On November 7, 2023, the general election was held with the following results. The term limit proposal was approved. Additionally, petitioner Richard Dionisio received 1,987 votes and respondent Ronald Belmont received 2,119 votes. On November 13, 2023, petitioner commenced this proceeding for a declaration that respondent Belmont is ineligible to serve as supervisor/mayor because Local Laws 2 & 3 were effective or because of the referendum did pass. Respondent Belmont moves to dismiss the proceeding for lack of subject matter jurisdiction or because Local Laws 2 & 3 are invalid or ineffective or because petitioner is guilty of laches. Respondent Mark Jaffe also submitted papers, contending that Local Laws 2 & 3 were effective regardless of the referendum, Local Laws 2 & 3 apply to respondent Belmont, and that the ineligibility of respondent Belmont requires a new election between petitioner Dionisio and respondent Jaffe.
Analysis
Initially, the Court must determine whether it has subject matter jurisdiction over this proceeding. Respondent Belmont contends that a declaratory judgment action is not [*3]available to challenge title to public office before the ostensible winner has taken office and that a quo warranto proceeding is the proper vehicle. A quo warranto proceeding, now statutorily embodied in Executive Law § 63-b, is commenced by the attorney general against a person who has, allegedly, wrongly assumed a public office. Here, however, the office in question is not yet occupied. Thus, the issue is whether the Court has the authority to resolve the issue of respondent Belmont's eligibility. The Court finds that it does possess the authority to resolve this issue. Under Election Law § 16-106, the Court has the power:
"(1) to determine the validity of protested, blank or void paper ballots and protested or rejected absentee ballots and to direct a recanvass or correction of any error in the canvass of such ballots * * * and (2) to review the canvass and direct a recanvass or correction of an error or performance of any required duty by the board of canvassers"

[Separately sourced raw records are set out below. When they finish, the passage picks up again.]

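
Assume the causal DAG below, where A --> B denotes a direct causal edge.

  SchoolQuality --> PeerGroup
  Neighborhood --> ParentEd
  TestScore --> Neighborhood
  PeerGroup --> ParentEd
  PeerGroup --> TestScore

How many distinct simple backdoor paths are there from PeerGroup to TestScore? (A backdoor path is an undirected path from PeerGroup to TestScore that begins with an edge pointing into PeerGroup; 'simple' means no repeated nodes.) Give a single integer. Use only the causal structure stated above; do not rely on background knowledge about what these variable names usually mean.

0

A backdoor path from PeerGroup to TestScore is any simple undirected path whose first edge points into PeerGroup (i.e. leaves PeerGroup via a parent).
Parents of PeerGroup: {SchoolQuality}.
No simple path from any parent of PeerGroup reaches TestScore without revisiting PeerGroup, so there are no backdoor paths.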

(Matter of Delgado v Sunderland, 97 NY2d 420, 423 [2002] [quoting Corrigan v Bd. of Elections of Suffolk County, 38 AD2d 825, 827 [2d Dept 1972], affd, 30 NY2d 603 [1972]; citing Election Law § 16-106 [1], [2], & [4]). In addition, Election Law § 15-138 provides that the Court "shall have summary jurisdiction to determine any question arising and make such order as justice may require, in respect to village elections and registration therefor." This is what petitioner Dionisio has asked this Court to do; namely, do not count the ballots for respondent Belmont because he is ineligible.
Respondent Belmont contends that Delgado prohibits this Court from reaching this issue. The Court disagrees. In Delgado, the Court noted that:
"[I]t is not disputed, that a voting machine malfunctioned in the 18th Election District. The effect of that malfunction, however, remains a disputed issue of fact which cannot be resolved merely by recanvassing. Under these circumstances, the proper vehicle for challenging the results and contesting title to the public office of the purported winner is a quo warranto action, now codified in Executive Law § 63—b."
(id. at 423-24). In Delgado, the Court noted that a disputed issue of fact remained outstanding. Here, by contrast, there is no disputed issue of fact, only of law. Thus, Delgado does not prohibit this Court from reaching the issue of respondent Belmont's eligibility. As such and inasmuch as the office of supervisor/mayor of Harrison is not yet occupied, the Court possesses the power to resolve the issue of respondent Belmont's eligibility in light of Local Laws 2 & 3 and enter the appropriate judgment (see Matter of Duncan v Bd. of Com'rs of Port Washington Police Dist., 207 AD2d 834, 836 [2d Dept 1994]; Marino v Bd. of Elections of Westchester County, 199 AD2d 505, 506 [2d Dept [*4]1993]).